2. Não foi o SINTAP que acabou com o trabalho extraordinário, antes pelo contrário, fomos nós em 2010 que procuramos salvaguardar, POR ESCRITO (ver aqui), a sua realização até às 200 horas, obviamente com o acordo e interesse da Câmara Municipal de Oeiras;

3. Não foi o SINTAP que terminou com a atribuição dos 5 dias de descanso como prémio pela assiduidade dos trabalhadores (ver Despacho n.º  67/2011);

4. Não foi o SINTAP que destruiu a DSU, originando a DRRSU e a DHPA, resultando numa dispersão de tarefas que passam por estas e pelo próprio DAE.

Que cada uma assuma as suas responsabilidades, não procurando "bodes expiatórios" no SINTAP e na Comissão Sindical.

domingo, 13 de março de 2011

Espaços Verdes: a resposta do Tribunal de Contas

No dia 18 de Setembro de 2010 através do post "Manutenção dos espaços verdes de Oeiras: participação ao Tribunal de Contas" assumimos o compromisso de levar ao conhecimento do Tribunal de Contas a abertura de mais um Concurso Público para os Espaços Verdes, o que fizemos.
Recebemos a resposta do Tribunal de Contas onde somos informados que o nosso "expediente será junto ao processo de visto que eventualmente venha a ser criado".
Assumimos o compromisso de defender os postos de trabalho de todos os trabalhadores da Câmara Municipal de Oeiras, assumimos o compromisso de questionar quem de direito sobre actos da Câmara Municipal de Oeiras que, em nosso entender, sejam lesivos dos interesses dos trabalhadores, do equilíbrio económico-financeiro do Município, dos Munícipes e dos Contribuintes.
A nossa postura não é nenhuma cruzada contra ninguém, é a favor da transparência, da gestão parcimoniosa dos dinheiros públicos.
TODOS os actos, administrativos e de outra índole, que nos suscitem dúvidas quanto à sua legalidade, serão questionados pela Comissão Sindical.
Este é o nosso contributo para moralizar a vida pública.
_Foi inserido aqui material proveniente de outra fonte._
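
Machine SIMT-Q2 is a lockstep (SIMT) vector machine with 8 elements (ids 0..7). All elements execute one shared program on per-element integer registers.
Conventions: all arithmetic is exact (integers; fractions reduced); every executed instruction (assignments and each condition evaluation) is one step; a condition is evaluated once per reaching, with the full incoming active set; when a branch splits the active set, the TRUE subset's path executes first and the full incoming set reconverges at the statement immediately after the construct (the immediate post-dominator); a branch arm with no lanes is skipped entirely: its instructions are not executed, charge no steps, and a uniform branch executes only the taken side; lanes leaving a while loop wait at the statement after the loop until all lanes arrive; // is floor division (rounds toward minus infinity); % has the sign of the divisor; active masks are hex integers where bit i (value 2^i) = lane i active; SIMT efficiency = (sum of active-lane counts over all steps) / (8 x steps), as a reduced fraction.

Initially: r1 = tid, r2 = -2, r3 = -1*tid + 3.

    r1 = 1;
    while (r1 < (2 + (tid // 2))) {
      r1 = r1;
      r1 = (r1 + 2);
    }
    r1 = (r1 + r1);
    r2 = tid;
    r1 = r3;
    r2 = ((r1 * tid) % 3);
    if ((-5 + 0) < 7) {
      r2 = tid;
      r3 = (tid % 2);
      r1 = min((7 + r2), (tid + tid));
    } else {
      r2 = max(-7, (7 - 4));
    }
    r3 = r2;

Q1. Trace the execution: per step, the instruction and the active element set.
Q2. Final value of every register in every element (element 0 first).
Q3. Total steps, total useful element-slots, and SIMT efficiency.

step 0: r1 <- 1                      0xff
step 1: eval (r1 < (2 + (tid // 2))) 0xff
step 2: r1 <- r1                     0xff
step 3: r1 <- (r1 + 2)               0xff
step 4: eval (r1 < (2 + (tid // 2))) 0xff
step 5: r1 <- r1                     0xf0
step 6: r1 <- (r1 + 2)               0xf0
step 7: eval (r1 < (2 + (tid // 2))) 0xf0
step 8: r1 <- (r1 + r1)              0xff
step 9: r2 <- tid                    0xff
step 10: r1 <- r3                     0xff
step 11: r2 <- ((r1 * tid) % 3)       0xff
step 12: eval ((-5 + 0) < 7)          0xff
step 13: r2 <- tid                    0xff
step 14: r3 <- (tid % 2)              0xff
step 15: r1 <- min((7 + r2), (tid + tid)) 0xff
step 16: r3 <- r2                     0xff

Answer: 17 steps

r1: 0,2,4,6,8,10,12,14
r2: 0,1,2,3,4,5,6,7
r3: 0,1,2,3,4,5,6,7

steps = 17; useful = 124; efficiency = 124/136 = 31/34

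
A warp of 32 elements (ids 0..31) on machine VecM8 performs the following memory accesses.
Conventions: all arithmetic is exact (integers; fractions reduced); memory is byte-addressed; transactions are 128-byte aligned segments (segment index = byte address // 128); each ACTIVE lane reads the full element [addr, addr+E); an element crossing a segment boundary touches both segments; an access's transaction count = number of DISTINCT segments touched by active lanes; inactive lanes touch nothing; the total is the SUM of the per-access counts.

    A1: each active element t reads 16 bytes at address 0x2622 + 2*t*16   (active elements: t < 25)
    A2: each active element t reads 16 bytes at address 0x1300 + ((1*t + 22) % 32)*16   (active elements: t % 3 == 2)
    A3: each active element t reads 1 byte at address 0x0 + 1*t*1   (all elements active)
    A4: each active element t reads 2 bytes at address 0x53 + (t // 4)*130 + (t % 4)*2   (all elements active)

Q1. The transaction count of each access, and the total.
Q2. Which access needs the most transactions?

A1: 7 transactions
A2: 4 transactions
A3: 1 transaction
A4: 8 transactions

Answer: 7,4,1,8; total 20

Answer: A4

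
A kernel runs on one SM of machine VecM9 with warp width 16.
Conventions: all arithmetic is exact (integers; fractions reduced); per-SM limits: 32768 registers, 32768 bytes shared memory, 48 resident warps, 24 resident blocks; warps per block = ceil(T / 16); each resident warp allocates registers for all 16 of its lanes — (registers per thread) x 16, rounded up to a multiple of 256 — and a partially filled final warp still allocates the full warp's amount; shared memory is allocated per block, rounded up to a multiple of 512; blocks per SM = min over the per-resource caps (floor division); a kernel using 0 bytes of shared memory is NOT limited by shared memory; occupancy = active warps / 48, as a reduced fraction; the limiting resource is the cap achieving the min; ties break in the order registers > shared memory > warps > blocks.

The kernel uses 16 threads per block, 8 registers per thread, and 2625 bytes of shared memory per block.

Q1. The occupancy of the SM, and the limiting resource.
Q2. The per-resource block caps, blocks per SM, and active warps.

Answer: occupancy 5/24, limited by shared memory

registers: 128 blocks
shared memory: 10 blocks
warps: 48 blocks
blocks: 24 blocks

Answer: 10 blocks, 10 active warps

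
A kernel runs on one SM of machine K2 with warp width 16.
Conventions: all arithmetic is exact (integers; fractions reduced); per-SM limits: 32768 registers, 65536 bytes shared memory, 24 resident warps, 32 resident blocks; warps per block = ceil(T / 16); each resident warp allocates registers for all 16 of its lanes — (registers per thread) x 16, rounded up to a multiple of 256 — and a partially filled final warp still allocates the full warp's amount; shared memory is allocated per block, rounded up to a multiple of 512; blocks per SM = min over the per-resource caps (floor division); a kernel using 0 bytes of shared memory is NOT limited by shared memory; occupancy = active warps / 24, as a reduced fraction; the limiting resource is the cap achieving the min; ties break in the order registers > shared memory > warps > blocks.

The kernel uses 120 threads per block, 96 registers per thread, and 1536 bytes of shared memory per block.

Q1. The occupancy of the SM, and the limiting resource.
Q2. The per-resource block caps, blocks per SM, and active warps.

Answer: occupancy 2/3, limited by registers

registers: 2 blocks
shared memory: 42 blocks
warps: 3 blocks
blocks: 32 blocks

Answer: 2 blocks, 16 active warps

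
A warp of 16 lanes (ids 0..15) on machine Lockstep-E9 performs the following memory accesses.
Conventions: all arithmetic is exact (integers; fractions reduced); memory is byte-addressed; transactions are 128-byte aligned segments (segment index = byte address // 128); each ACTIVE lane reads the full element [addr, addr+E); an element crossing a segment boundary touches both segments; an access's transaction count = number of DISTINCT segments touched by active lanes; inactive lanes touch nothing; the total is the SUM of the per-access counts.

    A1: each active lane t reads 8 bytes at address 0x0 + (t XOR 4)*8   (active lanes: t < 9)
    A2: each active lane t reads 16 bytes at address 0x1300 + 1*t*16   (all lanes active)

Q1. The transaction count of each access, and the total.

A1: 1 transaction
A2: 2 transactions

Answer: 1,2; total 3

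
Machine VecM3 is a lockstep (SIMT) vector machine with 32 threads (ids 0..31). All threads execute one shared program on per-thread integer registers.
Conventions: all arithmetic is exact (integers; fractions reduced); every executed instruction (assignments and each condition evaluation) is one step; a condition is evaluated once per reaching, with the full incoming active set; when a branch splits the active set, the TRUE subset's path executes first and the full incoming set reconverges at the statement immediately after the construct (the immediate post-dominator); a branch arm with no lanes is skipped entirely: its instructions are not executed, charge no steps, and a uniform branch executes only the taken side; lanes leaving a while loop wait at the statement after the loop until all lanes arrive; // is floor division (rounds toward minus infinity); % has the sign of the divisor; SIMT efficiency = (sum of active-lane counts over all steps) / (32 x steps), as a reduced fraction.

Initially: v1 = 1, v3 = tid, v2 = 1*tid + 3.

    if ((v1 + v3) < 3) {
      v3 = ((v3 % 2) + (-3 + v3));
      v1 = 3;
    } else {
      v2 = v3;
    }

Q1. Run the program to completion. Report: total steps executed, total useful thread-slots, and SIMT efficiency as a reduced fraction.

Answer: 4 steps, 66 useful, 33/64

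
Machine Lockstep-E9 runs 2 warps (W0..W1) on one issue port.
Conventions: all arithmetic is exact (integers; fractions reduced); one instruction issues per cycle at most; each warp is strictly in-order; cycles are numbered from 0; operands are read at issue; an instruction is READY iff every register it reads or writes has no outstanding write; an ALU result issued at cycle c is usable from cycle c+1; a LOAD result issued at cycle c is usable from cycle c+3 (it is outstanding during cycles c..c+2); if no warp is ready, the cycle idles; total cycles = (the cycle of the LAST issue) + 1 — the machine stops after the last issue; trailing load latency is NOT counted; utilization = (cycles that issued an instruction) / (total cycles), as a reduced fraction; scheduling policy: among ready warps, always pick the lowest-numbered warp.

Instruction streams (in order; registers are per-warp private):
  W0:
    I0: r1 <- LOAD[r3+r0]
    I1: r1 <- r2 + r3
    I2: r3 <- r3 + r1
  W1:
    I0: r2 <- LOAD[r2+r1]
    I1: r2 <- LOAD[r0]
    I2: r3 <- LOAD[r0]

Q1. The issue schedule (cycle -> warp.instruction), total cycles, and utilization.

cycle 0: W0.I0
cycle 1: W1.I0
cycle 2: idle
cycle 3: W0.I1
cycle 4: W0.I2
cycle 5: W1.I1
cycle 6: W1.I2

Answer: 7 cycles, utilization 6/7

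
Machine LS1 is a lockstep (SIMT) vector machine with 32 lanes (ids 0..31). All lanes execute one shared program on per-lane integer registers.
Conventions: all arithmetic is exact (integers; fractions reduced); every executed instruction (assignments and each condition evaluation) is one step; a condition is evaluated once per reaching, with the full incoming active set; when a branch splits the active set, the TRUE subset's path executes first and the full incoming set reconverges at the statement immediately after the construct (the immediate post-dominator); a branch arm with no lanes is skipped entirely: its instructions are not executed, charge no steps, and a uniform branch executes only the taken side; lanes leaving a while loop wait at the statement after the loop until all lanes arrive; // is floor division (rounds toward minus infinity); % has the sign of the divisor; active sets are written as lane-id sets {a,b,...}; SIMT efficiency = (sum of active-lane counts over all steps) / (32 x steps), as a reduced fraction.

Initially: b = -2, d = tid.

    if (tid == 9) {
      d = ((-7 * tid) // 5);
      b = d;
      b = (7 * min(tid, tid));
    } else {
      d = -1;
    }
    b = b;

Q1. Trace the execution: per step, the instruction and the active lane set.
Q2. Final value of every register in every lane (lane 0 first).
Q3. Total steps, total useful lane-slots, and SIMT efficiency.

step 0: eval (tid == 9)              {0,1,2,3,4,5,6,7,8,9,10,11,12,13,14,15,16,17,18,19,20,21,22,23,24,25,26,27,28,29,30,31}
step 1: d <- ((-7 * tid) // 5)       {9}
step 2: b <- d                       {9}
step 3: b <- (7 * min(tid, tid))     {9}
step 4: d <- -1                      {0,1,2,3,4,5,6,7,8,10,11,12,13,14,15,16,17,18,19,20,21,22,23,24,25,26,27,28,29,30,31}
step 5: b <- b                       {0,1,2,3,4,5,6,7,8,9,10,11,12,13,14,15,16,17,18,19,20,21,22,23,24,25,26,27,28,29,30,31}

Answer: 6 steps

b: -2,-2,-2,-2,-2,-2,-2,-2,-2,63,-2,-2,-2,-2,-2,-2,-2,-2,-2,-2,-2,-2,-2,-2,-2,-2,-2,-2,-2,-2,-2,-2
d: -1,-1,-1,-1,-1,-1,-1,-1,-1,-13,-1,-1,-1,-1,-1,-1,-1,-1,-1,-1,-1,-1,-1,-1,-1,-1,-1,-1,-1,-1,-1,-1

steps = 6; useful = 98; efficiency = 98/192 = 49/96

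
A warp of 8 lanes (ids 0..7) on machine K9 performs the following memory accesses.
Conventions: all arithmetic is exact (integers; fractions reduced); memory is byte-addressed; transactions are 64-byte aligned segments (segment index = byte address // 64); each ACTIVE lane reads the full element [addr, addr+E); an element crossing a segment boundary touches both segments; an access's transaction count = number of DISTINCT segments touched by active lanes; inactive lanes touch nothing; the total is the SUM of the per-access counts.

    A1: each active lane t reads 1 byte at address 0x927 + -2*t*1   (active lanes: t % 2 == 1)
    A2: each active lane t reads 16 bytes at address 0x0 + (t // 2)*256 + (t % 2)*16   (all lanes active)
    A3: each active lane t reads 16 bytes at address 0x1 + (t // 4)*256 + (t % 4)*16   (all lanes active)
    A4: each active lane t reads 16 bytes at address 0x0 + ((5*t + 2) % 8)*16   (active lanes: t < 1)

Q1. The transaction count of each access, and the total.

A1: 1 transaction
A2: 4 transactions
A3: 4 transactions
A4: 1 transaction

Answer: 1,4,4,1; total 10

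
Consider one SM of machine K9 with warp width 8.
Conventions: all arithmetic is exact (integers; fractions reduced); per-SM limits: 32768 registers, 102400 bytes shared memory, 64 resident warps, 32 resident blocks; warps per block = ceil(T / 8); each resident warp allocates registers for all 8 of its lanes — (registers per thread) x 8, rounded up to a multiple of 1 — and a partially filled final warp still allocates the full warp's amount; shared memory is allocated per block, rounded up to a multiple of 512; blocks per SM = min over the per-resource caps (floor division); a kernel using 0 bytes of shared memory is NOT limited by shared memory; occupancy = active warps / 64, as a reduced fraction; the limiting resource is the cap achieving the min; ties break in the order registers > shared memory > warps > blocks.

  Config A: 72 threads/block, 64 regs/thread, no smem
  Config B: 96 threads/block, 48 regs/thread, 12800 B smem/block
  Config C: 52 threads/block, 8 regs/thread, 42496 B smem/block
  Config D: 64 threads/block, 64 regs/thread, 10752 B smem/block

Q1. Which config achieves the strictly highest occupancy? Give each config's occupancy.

occupancies: A 63/64, B 15/16, C 7/32, D 1

Answer: D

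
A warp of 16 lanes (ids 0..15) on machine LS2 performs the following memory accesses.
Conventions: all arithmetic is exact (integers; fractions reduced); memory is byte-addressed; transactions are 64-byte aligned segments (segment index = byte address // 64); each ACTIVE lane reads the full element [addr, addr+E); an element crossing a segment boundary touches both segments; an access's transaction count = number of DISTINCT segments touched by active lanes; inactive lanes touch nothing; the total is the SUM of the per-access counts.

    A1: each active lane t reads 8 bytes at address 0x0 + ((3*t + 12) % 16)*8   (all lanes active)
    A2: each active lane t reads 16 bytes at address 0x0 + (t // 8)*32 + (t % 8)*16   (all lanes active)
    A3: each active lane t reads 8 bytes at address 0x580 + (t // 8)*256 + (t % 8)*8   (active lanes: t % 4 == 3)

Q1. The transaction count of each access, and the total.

A1: 2 transactions
A2: 3 transactions
A3: 2 transactions

Answer: 2,3,2; total 7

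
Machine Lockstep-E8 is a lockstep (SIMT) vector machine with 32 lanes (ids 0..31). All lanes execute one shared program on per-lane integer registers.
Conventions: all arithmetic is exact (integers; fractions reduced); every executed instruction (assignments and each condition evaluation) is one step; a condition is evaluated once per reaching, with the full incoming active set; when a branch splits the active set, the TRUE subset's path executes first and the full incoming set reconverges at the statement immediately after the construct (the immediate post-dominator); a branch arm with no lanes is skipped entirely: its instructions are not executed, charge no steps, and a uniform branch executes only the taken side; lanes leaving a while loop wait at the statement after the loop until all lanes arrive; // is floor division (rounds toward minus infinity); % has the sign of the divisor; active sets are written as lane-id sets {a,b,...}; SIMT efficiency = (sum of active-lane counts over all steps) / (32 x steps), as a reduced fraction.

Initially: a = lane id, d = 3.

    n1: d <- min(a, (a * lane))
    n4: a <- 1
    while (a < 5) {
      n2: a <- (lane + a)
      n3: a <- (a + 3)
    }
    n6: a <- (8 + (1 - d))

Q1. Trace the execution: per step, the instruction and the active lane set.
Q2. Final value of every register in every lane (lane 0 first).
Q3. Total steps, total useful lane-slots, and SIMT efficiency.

step 0: d <- min(a, (a * lane))      {0,1,2,3,4,5,6,7,8,9,10,11,12,13,14,15,16,17,18,19,20,21,22,23,24,25,26,27,28,29,30,31}
step 1: a <- 1                       {0,1,2,3,4,5,6,7,8,9,10,11,12,13,14,15,16,17,18,19,20,21,22,23,24,25,26,27,28,29,30,31}
step 2: eval (a < 5)                 {0,1,2,3,4,5,6,7,8,9,10,11,12,13,14,15,16,17,18,19,20,21,22,23,24,25,26,27,28,29,30,31}
step 3: a <- (lane + a)              {0,1,2,3,4,5,6,7,8,9,10,11,12,13,14,15,16,17,18,19,20,21,22,23,24,25,26,27,28,29,30,31}
step 4: a <- (a + 3)                 {0,1,2,3,4,5,6,7,8,9,10,11,12,13,14,15,16,17,18,19,20,21,22,23,24,25,26,27,28,29,30,31}
step 5: eval (a < 5)                 {0,1,2,3,4,5,6,7,8,9,10,11,12,13,14,15,16,17,18,19,20,21,22,23,24,25,26,27,28,29,30,31}
step 6: a <- (lane + a)              {0}
step 7: a <- (a + 3)                 {0}
step 8: eval (a < 5)                 {0}
step 9: a <- (8 + (1 - d))           {0,1,2,3,4,5,6,7,8,9,10,11,12,13,14,15,16,17,18,19,20,21,22,23,24,25,26,27,28,29,30,31}

Answer: 10 steps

a: 9,8,7,6,5,4,3,2,1,0,-1,-2,-3,-4,-5,-6,-7,-8,-9,-10,-11,-12,-13,-14,-15,-16,-17,-18,-19,-20,-21,-22
d: 0,1,2,3,4,5,6,7,8,9,10,11,12,13,14,15,16,17,18,19,20,21,22,23,24,25,26,27,28,29,30,31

steps = 10; useful = 227; efficiency = 227/320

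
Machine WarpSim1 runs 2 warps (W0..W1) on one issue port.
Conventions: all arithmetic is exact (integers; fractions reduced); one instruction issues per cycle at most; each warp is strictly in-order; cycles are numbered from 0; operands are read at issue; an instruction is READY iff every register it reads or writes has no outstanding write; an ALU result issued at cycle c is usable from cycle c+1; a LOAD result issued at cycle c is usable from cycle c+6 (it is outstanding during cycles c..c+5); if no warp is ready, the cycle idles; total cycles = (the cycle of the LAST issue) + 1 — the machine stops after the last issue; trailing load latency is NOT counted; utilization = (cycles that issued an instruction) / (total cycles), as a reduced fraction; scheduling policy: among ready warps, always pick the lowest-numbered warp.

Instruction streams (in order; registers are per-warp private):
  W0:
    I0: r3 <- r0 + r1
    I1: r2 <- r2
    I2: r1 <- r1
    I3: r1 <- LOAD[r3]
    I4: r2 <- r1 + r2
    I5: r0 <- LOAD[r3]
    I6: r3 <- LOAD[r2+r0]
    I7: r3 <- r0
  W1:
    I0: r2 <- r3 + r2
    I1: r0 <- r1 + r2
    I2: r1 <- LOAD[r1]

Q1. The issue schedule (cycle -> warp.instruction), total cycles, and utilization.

cycle 0: W0.I0
cycle 1: W0.I1
cycle 2: W0.I2
cycle 3: W0.I3
cycle 4: W1.I0
cycle 5: W1.I1
cycle 6: W1.I2
cycle 7: idle
cycle 8: idle
cycle 9: W0.I4
cycle 10: W0.I5
cycle 11: idle
cycle 12: idle
cycle 13: idle
cycle 14: idle
cycle 15: idle
cycle 16: W0.I6
cycle 17: idle
cycle 18: idle
cycle 19: idle
cycle 20: idle
cycle 21: idle
cycle 22: W0.I7

Answer: 23 cycles, utilization 11/23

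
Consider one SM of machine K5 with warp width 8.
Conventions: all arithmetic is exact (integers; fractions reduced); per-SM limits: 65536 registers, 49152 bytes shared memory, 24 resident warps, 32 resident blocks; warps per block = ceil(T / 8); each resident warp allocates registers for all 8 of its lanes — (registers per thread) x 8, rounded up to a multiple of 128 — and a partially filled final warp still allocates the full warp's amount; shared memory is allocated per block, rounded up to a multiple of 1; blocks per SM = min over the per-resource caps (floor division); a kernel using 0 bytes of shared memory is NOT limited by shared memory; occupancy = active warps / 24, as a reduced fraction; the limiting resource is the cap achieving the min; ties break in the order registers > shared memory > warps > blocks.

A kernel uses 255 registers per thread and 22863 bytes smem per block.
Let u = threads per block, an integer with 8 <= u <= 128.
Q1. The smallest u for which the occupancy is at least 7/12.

Answer: u = 49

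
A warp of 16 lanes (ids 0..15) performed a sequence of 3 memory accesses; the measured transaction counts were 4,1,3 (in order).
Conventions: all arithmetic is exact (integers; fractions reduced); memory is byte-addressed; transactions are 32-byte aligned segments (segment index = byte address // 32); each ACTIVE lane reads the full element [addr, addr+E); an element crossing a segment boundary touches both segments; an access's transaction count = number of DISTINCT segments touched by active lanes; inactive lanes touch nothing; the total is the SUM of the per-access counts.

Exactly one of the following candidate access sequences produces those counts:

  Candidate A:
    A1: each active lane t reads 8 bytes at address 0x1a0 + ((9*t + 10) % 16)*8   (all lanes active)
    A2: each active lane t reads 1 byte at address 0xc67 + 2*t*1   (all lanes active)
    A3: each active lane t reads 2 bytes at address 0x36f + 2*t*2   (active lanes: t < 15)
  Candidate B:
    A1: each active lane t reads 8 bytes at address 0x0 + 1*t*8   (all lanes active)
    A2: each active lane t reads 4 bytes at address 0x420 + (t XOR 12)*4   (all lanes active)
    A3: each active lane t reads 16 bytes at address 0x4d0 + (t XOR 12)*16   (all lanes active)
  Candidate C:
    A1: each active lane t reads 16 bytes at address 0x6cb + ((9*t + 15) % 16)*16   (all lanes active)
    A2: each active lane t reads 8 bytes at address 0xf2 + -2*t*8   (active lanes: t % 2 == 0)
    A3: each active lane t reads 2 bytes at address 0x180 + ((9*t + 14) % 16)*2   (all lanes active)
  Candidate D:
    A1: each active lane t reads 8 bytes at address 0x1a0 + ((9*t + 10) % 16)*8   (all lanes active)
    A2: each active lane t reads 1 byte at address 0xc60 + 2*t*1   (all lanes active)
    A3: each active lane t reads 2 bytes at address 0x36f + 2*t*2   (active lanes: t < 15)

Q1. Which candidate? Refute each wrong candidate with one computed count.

A: A2 gives 2 transactions, not 1
B: A2 gives 2 transactions, not 1
C: A1 gives 9 transactions, not 4
D: all counts match (4,1,3)

Answer: D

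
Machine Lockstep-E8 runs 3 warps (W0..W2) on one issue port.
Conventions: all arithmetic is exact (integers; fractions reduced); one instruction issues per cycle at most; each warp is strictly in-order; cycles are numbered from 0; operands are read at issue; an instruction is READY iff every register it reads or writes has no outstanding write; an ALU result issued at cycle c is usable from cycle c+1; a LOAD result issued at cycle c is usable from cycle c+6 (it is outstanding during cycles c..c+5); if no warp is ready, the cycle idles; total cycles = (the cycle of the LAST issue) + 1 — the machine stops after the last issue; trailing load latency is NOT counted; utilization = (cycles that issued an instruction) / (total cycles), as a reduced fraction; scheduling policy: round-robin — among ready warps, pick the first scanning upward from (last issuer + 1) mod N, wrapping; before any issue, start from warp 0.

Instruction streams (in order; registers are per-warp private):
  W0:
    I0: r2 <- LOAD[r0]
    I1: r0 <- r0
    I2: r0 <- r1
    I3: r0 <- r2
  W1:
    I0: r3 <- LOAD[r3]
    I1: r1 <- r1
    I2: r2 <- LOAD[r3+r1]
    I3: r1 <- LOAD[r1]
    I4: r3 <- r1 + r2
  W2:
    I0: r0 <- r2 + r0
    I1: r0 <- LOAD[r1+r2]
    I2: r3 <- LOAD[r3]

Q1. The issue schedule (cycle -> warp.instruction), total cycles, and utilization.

cycle 0: W0.I0
cycle 1: W1.I0
cycle 2: W2.I0
cycle 3: W0.I1
cycle 4: W1.I1
cycle 5: W2.I1
cycle 6: W0.I2
cycle 7: W1.I2
cycle 8: W2.I2
cycle 9: W0.I3
cycle 10: W1.I3
cycle 11: idle
cycle 12: idle
cycle 13: idle
cycle 14: idle
cycle 15: idle
cycle 16: W1.I4

Answer: 17 cycles, utilization 12/17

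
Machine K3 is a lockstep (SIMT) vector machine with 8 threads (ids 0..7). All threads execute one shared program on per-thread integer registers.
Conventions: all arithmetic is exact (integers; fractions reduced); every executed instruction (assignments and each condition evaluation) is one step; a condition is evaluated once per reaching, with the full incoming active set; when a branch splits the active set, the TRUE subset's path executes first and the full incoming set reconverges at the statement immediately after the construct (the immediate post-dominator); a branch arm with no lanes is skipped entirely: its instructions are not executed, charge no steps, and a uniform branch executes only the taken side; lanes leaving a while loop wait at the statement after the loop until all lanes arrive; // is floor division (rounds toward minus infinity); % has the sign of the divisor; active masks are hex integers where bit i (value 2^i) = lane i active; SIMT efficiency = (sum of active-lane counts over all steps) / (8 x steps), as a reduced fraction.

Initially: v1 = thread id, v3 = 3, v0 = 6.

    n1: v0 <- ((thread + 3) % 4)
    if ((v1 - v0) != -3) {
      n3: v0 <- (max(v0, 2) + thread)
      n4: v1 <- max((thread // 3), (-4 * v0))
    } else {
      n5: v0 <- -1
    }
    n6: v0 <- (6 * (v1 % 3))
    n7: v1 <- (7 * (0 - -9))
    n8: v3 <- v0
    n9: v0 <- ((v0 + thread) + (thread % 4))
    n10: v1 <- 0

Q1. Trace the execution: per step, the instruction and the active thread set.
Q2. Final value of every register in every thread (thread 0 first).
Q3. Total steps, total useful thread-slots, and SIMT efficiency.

step 0: v0 <- ((thread + 3) % 4)     0xff
step 1: eval ((v1 - v0) != -3)       0xff
step 2: v0 <- (max(v0, 2) + thread)  0xfe
step 3: v1 <- max((thread // 3), (-4 * v0)) 0xfe
step 4: v0 <- -1                     0x01
step 5: v0 <- (6 * (v1 % 3))         0xff
step 6: v1 <- (7 * (0 - -9))         0xff
step 7: v3 <- v0                     0xff
step 8: v0 <- ((v0 + thread) + (thread % 4)) 0xff
step 9: v1 <- 0                      0xff

Answer: 10 steps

v1: 0,0,0,0,0,0,0,0
v3: 0,0,0,6,6,6,12,12
v0: 0,2,4,12,10,12,20,22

steps = 10; useful = 71; efficiency = 71/80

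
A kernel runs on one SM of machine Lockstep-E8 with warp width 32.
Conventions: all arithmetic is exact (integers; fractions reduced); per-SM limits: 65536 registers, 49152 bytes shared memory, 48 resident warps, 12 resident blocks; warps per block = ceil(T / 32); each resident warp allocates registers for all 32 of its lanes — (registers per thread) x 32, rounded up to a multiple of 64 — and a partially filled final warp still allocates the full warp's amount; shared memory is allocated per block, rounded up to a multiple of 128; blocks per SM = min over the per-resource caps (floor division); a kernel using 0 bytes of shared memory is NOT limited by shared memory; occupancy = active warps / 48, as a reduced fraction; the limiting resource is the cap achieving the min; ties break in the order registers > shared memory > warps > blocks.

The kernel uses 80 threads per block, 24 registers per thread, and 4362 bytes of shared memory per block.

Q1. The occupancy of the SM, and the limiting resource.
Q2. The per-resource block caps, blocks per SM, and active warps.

Answer: occupancy 5/8, limited by shared memory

registers: 28 blocks
shared memory: 10 blocks
warps: 16 blocks
blocks: 12 blocks

Answer: 10 blocks, 30 active warps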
terça-feira, 21 de setembro de 2010

Voz incómoda e pessoas incomodadas

Sobre o último post que referia uma participação ao Tribunal de Contas, tivermos eco de alguém que se sentiu incomodado com o título.
Vamos então reformular a questão: vamos pedir a intervenção do Tribunal de Contas e de outras entidades no sentido de se pronunciarem sobre a legalidade, fundamentação e oportunidade de criação de despesa nesta altura do "campeonato do défice", quando a Câmara Municipal dispõe de jardineiros (cerca de 200) para efectuarem os trabalhos contratualizados ou a contratualizar.
Não vamos apresentar queixa, não vamos fazer uma participação, vamos sim solicitar que o TC se pronuncie sobre a fundamentação (que sabemos não existir) para o esbanjamento de vários milhões de euros.
Há empresas que só existem porque vivem à sombra do Orçamento do Estado. Urge acabar com este estado de coisas.
Somos e vamos continuar a ser uma voz incómoda e só se sente incomodado quem sabe que temos razão.
Com este despesismo galopante lá chegará o dia em que não haverá dinheiro para os salários dos trabalhadores da Câmara Municipal de Oeiras. Cabe a cada um de nós defender o seu posto de trabalho.